“For us humans to crave control over life and death is sheer arrogance, don’t you think?” – Jotaro Honma
Ah, how exciting! The oft-emulated doctor for hire series which helped make Tezuka’s name finally makes its way to my apartment. And while the entire conceit isn’t quite there in this first volume, Tezuka remains as inventive as ever.
Collected as a series of episodic chapters, we’re introduced to Dr. Black Jack in flash. He’s Golgo, or James Bond, but with a scalpel. And though the love/hate relationship he shares with attention and affection may seem tritely predictable today, the subject matter of the stories is endlessly fascinating.
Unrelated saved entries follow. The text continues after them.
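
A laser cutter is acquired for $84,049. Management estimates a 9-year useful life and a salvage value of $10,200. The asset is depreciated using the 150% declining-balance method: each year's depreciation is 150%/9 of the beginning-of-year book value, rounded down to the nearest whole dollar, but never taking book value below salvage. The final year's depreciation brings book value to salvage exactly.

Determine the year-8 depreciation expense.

$3,909

Depreciable base = $84,049 − $10,200 = $73,849.
Year 1: ⌊$84,049 × 150%/9⌋ = $14,008. Book value $70,041.
Year 2: ⌊$70,041 × 150%/9⌋ = $11,673. Book value $58,368.
Year 3: ⌊$58,368 × 150%/9⌋ = $9,728. Book value $48,640.
Year 4: ⌊$48,640 × 150%/9⌋ = $8,106. Book value $40,534.
Year 5: ⌊$40,534 × 150%/9⌋ = $6,755. Book value $33,779.
Year 6: ⌊$33,779 × 150%/9⌋ = $5,629. Book value $28,150.
Year 7: ⌊$28,150 × 150%/9⌋ = $4,691. Book value $23,459.
Year 8: ⌊$23,459 × 150%/9⌋ = $3,909. Book value $19,550.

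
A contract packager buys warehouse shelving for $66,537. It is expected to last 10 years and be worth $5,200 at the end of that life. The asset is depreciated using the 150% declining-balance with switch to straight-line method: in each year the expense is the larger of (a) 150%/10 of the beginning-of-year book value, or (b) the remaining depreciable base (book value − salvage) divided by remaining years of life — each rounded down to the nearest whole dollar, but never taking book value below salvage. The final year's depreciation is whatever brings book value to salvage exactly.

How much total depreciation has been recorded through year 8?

Depreciable base = $66,537 − $5,200 = $61,337.
Year 1: DB = ⌊$66,537 × 150%/10⌋ = $9,980; SL = ⌊$61,337/10⌋ = $6,133 → take DB $9,980. Book value $56,557.
Year 2: DB = ⌊$56,557 × 150%/10⌋ = $8,483; SL = ⌊$51,357/9⌋ = $5,706 → take DB $8,483. Book value $48,074.
Year 3: DB = ⌊$48,074 × 150%/10⌋ = $7,211; SL = ⌊$42,874/8⌋ = $5,359 → take DB $7,211. Book value $40,863.
Year 4: DB = ⌊$40,863 × 150%/10⌋ = $6,129; SL = ⌊$35,663/7⌋ = $5,094 → take DB $6,129. Book value $34,734.
Year 5: DB = ⌊$34,734 × 150%/10⌋ = $5,210; SL = ⌊$29,534/6⌋ = $4,922 → take DB $5,210. Book value $29,524.
Year 6: DB = ⌊$29,524 × 150%/10⌋ = $4,428; SL = ⌊$24,324/5⌋ = $4,864 → take SL $4,864. Book value $24,660.
Year 7: DB = ⌊$24,660 × 150%/10⌋ = $3,699; SL = ⌊$19,460/4⌋ = $4,865 → take SL $4,865. Book value $19,795.
Year 8: DB = ⌊$19,795 × 150%/10⌋ = $2,969; SL = ⌊$14,595/3⌋ = $4,865 → take SL $4,865. Book value $14,930.
Accumulated through year 8 = $66,537 − $14,930 = $51,607.

$51,607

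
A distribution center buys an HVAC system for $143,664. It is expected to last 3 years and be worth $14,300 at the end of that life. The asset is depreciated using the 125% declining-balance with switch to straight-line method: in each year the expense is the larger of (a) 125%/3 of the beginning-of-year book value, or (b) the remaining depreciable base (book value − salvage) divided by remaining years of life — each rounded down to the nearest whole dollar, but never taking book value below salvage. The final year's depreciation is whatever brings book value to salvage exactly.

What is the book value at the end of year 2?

$48,886

Depreciable base = $143,664 − $14,300 = $129,364.
Year 1: DB = ⌊$143,664 × 125%/3⌋ = $59,860; SL = ⌊$129,364/3⌋ = $43,121 → take DB $59,860. Book value $83,804.
Year 2: DB = ⌊$83,804 × 125%/3⌋ = $34,918; SL = ⌊$69,504/2⌋ = $34,752 → take DB $34,918. Book value $48,886.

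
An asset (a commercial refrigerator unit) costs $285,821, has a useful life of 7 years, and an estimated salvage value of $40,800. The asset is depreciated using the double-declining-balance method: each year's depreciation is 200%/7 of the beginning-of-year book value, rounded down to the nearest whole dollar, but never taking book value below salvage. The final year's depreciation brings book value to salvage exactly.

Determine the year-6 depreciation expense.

Depreciable base = $285,821 − $40,800 = $245,021.
Year 1: ⌊$285,821 × 200%/7⌋ = $81,663. Book value $204,158.
Year 2: ⌊$204,158 × 200%/7⌋ = $58,330. Book value $145,828.
Year 3: ⌊$145,828 × 200%/7⌋ = $41,665. Book value $104,163.
Year 4: ⌊$104,163 × 200%/7⌋ = $29,760. Book value $74,403.
Year 5: ⌊$74,403 × 200%/7⌋ = $21,258. Book value $53,145.
Year 6: ⌊$53,145 × 200%/7⌋ = $15,184, capped at $12,345. Book value $40,800.

$12,345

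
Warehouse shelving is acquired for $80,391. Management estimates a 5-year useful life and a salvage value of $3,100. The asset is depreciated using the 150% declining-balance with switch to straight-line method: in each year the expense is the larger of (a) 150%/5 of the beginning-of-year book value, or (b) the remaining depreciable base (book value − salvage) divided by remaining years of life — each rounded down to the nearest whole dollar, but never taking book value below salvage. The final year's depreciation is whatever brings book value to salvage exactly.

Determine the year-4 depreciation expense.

$12,097

Depreciable base = $80,391 − $3,100 = $77,291.
Year 1: DB = ⌊$80,391 × 150%/5⌋ = $24,117; SL = ⌊$77,291/5⌋ = $15,458 → take DB $24,117. Book value $56,274.
Year 2: DB = ⌊$56,274 × 150%/5⌋ = $16,882; SL = ⌊$53,174/4⌋ = $13,293 → take DB $16,882. Book value $39,392.
Year 3: DB = ⌊$39,392 × 150%/5⌋ = $11,817; SL = ⌊$36,292/3⌋ = $12,097 → take SL $12,097. Book value $27,295.
Year 4: DB = ⌊$27,295 × 150%/5⌋ = $8,188; SL = ⌊$24,195/2⌋ = $12,097 → take SL $12,097. Book value $15,198.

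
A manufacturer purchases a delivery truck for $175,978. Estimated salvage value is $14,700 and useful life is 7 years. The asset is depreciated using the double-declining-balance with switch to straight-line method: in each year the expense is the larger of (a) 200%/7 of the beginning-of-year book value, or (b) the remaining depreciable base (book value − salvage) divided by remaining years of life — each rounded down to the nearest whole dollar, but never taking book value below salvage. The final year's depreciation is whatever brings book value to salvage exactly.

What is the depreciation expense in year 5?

Depreciable base = $175,978 − $14,700 = $161,278.
Year 1: DB = ⌊$175,978 × 200%/7⌋ = $50,279; SL = ⌊$161,278/7⌋ = $23,039 → take DB $50,279. Book value $125,699.
Year 2: DB = ⌊$125,699 × 200%/7⌋ = $35,914; SL = ⌊$110,999/6⌋ = $18,499 → take DB $35,914. Book value $89,785.
Year 3: DB = ⌊$89,785 × 200%/7⌋ = $25,652; SL = ⌊$75,085/5⌋ = $15,017 → take DB $25,652. Book value $64,133.
Year 4: DB = ⌊$64,133 × 200%/7⌋ = $18,323; SL = ⌊$49,433/4⌋ = $12,358 → take DB $18,323. Book value $45,810.
Year 5: DB = ⌊$45,810 × 200%/7⌋ = $13,088; SL = ⌊$31,110/3⌋ = $10,370 → take DB $13,088. Book value $32,722.

$13,088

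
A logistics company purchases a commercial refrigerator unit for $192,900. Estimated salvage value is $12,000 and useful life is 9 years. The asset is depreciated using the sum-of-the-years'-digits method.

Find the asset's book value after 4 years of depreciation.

$72,300

Depreciable base = $192,900 − $12,000 = $180,900.
Sum of the years' digits = 9+8+7+6+5+4+3+2+1 = 45.
Year 1: $180,900 × 9/45 = $36,180. Book value $156,720.
Year 2: $180,900 × 8/45 = $32,160. Book value $124,560.
Year 3: $180,900 × 7/45 = $28,140. Book value $96,420.
Year 4: $180,900 × 6/45 = $24,120. Book value $72,300.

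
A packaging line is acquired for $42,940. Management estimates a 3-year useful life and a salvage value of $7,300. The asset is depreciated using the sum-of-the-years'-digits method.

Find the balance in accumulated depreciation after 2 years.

Depreciable base = $42,940 − $7,300 = $35,640.
Sum of the years' digits = 3+2+1 = 6.
Year 1: $35,640 × 3/6 = $17,820. Book value $25,120.
Year 2: $35,640 × 2/6 = $11,880. Book value $13,240.
Accumulated through year 2 = $42,940 − $13,240 = $29,700.

$29,700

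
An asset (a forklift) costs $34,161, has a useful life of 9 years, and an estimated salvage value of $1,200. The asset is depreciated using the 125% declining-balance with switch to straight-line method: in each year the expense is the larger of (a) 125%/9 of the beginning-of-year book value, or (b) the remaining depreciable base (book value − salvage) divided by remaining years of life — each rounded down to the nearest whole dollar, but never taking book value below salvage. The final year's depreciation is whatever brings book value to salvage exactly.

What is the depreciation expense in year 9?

Depreciable base = $34,161 − $1,200 = $32,961.
Year 1: DB = ⌊$34,161 × 125%/9⌋ = $4,744; SL = ⌊$32,961/9⌋ = $3,662 → take DB $4,744. Book value $29,417.
Year 2: DB = ⌊$29,417 × 125%/9⌋ = $4,085; SL = ⌊$28,217/8⌋ = $3,527 → take DB $4,085. Book value $25,332.
Year 3: DB = ⌊$25,332 × 125%/9⌋ = $3,518; SL = ⌊$24,132/7⌋ = $3,447 → take DB $3,518. Book value $21,814.
Year 4: DB = ⌊$21,814 × 125%/9⌋ = $3,029; SL = ⌊$20,614/6⌋ = $3,435 → take SL $3,435. Book value $18,379.
Year 5: DB = ⌊$18,379 × 125%/9⌋ = $2,552; SL = ⌊$17,179/5⌋ = $3,435 → take SL $3,435. Book value $14,944.
Year 6: DB = ⌊$14,944 × 125%/9⌋ = $2,075; SL = ⌊$13,744/4⌋ = $3,436 → take SL $3,436. Book value $11,508.
Year 7: DB = ⌊$11,508 × 125%/9⌋ = $1,598; SL = ⌊$10,308/3⌋ = $3,436 → take SL $3,436. Book value $8,072.
Year 8: DB = ⌊$8,072 × 125%/9⌋ = $1,121; SL = ⌊$6,872/2⌋ = $3,436 → take SL $3,436. Book value $4,636.
Year 9 (final): $4,636 − $1,200 = $3,436. Book value $1,200.

$3,436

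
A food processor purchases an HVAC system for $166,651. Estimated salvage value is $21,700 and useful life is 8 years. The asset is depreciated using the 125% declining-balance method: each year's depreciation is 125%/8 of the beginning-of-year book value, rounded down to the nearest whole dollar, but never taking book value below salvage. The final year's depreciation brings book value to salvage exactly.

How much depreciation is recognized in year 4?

Depreciable base = $166,651 − $21,700 = $144,951.
Year 1: ⌊$166,651 × 125%/8⌋ = $26,039. Book value $140,612.
Year 2: ⌊$140,612 × 125%/8⌋ = $21,970. Book value $118,642.
Year 3: ⌊$118,642 × 125%/8⌋ = $18,537. Book value $100,105.
Year 4: ⌊$100,105 × 125%/8⌋ = $15,641. Book value $84,464.

$15,641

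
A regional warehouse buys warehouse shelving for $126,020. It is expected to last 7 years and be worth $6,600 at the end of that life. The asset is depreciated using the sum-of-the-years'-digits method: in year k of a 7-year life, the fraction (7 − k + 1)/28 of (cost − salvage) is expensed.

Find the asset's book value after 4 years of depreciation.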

Tezuka was, himself, a doctor. And a real medical knowledge is fused with an adventurous sense of storytelling to create a compellingly dark character who could channel some of that post-war angst and fuse it with the wonders or life and rebirth. In fact, owing to the occasional mention of radiation poisoning (or polio) there’s a real dialogue at work about the nature of disability and life outside traditional norms. There’s also some hokey faux-romantic stuff… but it’s not all bad. Best is when Tezuka effortlessly transports us back in time to work his storytelling wizardry, fusing bits and pieces (much like Koike and Kojima) to fashion a pretty rewarding narrative.
Elsewhere, there’s plenty of ethical quandry. Not to mention the sketchy computer-gone-wrong plot of “U-18 Knew”. In that regard, Black Jack holds up so well because it pre-dates an awful lot of plot-devices we might see today. And on some of the weirder ones (“The Face Sore” or “The First Storm of Spring”) he manages to at once take medicine deadly serious and slip in echoes of the paranormal or supernatural. The more grounded tales, a mix of intrigue and vague morals, often remind us of Tezuka the humanist – prizing virtues like Love, Empathy, and Humility while exploring the brutally clinical world of medicine.
Black Jack is fairly episodic at this point, and with just the vaguest hints about his past (a young lover he operated on, an accident he was in as a child that left him nearly destroyed, the curious influence of Dr. Honma) but the bones are all there for a terrific series. Weird, kooky, and an adept mix of serious and fun. Tezuka can’t help but amaze.